You see, one big risk of the fiscal cliff is the expiration of Bush-era tax cuts, which among other things could send dividend income tax rates from 15 per cent to 43.5 per cent.
In anticipation of this, companies are dumping cash on their shareholders so they can take advantage of the current low tax rate.
In a new note, Deutsche Bank retailing analyst Mike Baker outlines 6 characteristics of companies that are likely to announce one of these surprise special dividends.
- A high cash balance
- A decent balance sheet
- A high insider ownership
- A current dividend policy in place
- A high per cent of sales occurring domestically
- A strong year to date stock performance
Baker couldn’t find a company in the retailing sector that fit all six characteristics perfectly.

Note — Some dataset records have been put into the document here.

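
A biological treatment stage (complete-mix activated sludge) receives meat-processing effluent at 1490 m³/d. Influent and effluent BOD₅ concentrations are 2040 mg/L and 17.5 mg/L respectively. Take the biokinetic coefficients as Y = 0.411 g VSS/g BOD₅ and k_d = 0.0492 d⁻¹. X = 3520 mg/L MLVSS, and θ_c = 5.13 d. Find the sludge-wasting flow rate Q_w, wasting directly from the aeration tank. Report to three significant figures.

Steady-state biomass mass balance: V·X·(1 + k_d·θ_c) = Y·Q·(S₀ − S)·θ_c, so V = 0.411 × 1490 × (2040 − 17.5) × 5.13 / [3520 × (1 + 0.0492 × 5.13)] = 6.35×10^6 / 4408 = 1441 m³.
Wasting from the aeration tank: Q_w = V / θ_c = 1441 / 5.13 = 281.0 m³/d.

Q_w ≈ 281 m³/d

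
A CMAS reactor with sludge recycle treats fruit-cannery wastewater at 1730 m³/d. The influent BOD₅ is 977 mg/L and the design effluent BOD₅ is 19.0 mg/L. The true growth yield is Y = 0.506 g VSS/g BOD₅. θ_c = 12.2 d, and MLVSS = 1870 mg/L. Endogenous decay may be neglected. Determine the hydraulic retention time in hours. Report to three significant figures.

Biomass mass balance (decay neglected): V·X = Y·Q·(S₀ − S)·θ_c, so V = 0.506 × 1730 × (977 − 19.0) × 12.2 / 1870 = 5471 m³.
τ = V/Q = 5471/1730 = 3.163 d, or 75.90 h.

τ ≈ 75.9 h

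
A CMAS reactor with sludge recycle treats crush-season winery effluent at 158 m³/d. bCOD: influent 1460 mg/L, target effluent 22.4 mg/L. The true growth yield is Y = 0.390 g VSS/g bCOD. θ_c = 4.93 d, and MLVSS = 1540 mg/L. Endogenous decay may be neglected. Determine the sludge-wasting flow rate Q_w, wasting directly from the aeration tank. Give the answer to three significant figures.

Q_w ≈ 57.5 m³/d

With k_d = 0 the design equation reduces to V = Y Q (S₀−S) θ_c / X = 0.390 × 158 × (1460 − 22.4) × 4.93 / 1540 = 283.6 m³.
Wasting from the aeration tank: Q_w = V / θ_c = 283.6 / 4.93 = 57.52 m³/d.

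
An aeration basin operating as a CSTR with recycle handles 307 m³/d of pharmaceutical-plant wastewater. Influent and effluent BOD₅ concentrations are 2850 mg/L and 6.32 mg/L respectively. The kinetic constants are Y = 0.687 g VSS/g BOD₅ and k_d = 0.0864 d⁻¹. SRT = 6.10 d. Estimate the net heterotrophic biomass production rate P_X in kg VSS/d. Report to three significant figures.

Y_obs = Y / (1 + k_d θ_c) = 0.687 / (1 + 0.0864 × 6.10) = 0.687 / 1.527 = 0.4499.
Substrate removed = Q·(S₀ − S) = 307 m³/d × (2850 − 6.32) g/m³ = 8.73×10^5 g/d = 873.0 kg/d.
So the net sludge growth is P_X = 0.4499 × 873.0 = 392.8 kg VSS/d.

P_X ≈ 393 kg VSS/d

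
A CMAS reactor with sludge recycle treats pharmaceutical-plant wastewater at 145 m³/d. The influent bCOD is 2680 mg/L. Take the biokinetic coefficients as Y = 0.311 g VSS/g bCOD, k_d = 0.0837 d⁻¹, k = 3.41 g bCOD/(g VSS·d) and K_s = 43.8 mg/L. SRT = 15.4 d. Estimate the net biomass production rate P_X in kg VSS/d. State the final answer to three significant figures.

P_X ≈ 52.7 kg VSS/d

For a completely mixed reactor with recycle the Lawrence–McCarty relation gives S = K_s·(1 + k_d·θ_c) / [θ_c·(Y·k − k_d) − 1] = 43.8 × (1 + 0.0837 × 15.4) / [15.4 × (0.311 × 3.41 − 0.0837) − 1] = 100.3 / 14.04 = 7.139 mg/L.
Observed yield with endogenous decay: Y_obs = Y / (1 + k_d·θ_c) = 0.311 / (1 + 0.0837 × 15.4) = 0.311 / 2.289 = 0.1359 g VSS/g bCOD.
Substrate removed = Q·(S₀ − S) = 145 m³/d × (2680 − 7.14) g/m³ = 3.88×10^5 g/d = 387.6 kg/d.
Biomass produced: P_X = Y_obs·Q·ΔS = 0.1359 × 387.6 ≈ 52.66 kg VSS/d.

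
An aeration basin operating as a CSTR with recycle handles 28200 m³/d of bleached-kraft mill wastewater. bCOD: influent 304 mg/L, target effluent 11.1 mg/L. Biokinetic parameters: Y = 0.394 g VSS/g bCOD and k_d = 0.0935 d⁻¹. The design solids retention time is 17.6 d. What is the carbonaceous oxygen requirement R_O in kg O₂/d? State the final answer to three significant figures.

Correct the yield for decay: Y_obs = Y/(1 + k_d θ_c) = 0.394 / (1 + 0.0935 × 17.6) = 0.394 / 2.646 = 0.1489.
ΔS = 304 − 11.1 = 292.9 mg/L, so the substrate removal rate is 28200 × 292.9/1000 = 8260 kg bCOD/d.
Biomass synthesised: P_X = Y_obs × 8260 = 1230 kg VSS/d.
Carbonaceous O₂ demand = substrate oxidised − cell-mass equivalent = 8260 − 1.42 × 1230 = 6513 kg O₂/d.

R_O ≈ 6510 kg O₂/d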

However, he does identify five stocks under his coverage that are most likely to announce something. From his report:
- BBBY has the cash, the balance sheet and the inside ownership. The stock performance hasn’t been great but that’s arguably the least important of our criteria. The biggest issue is that they don’t currently pay a dividend
- ORLY has the cash, the balance sheet, the inside ownership and the stock performance, but doesn’t currently pay a dividend
- ROST fits on all measures except cash as a per cent of market cap, but is close
- SPLS fits on all accounts except the inside ownership criteria
- WSM fits on all measures except cash as a per cent of market cap, but is close
There’s still no fiscal cliff deal yet, so there’s no guarantee that these particular taxes will go up. Perhaps these companies will wait until the last minute to unload that cash.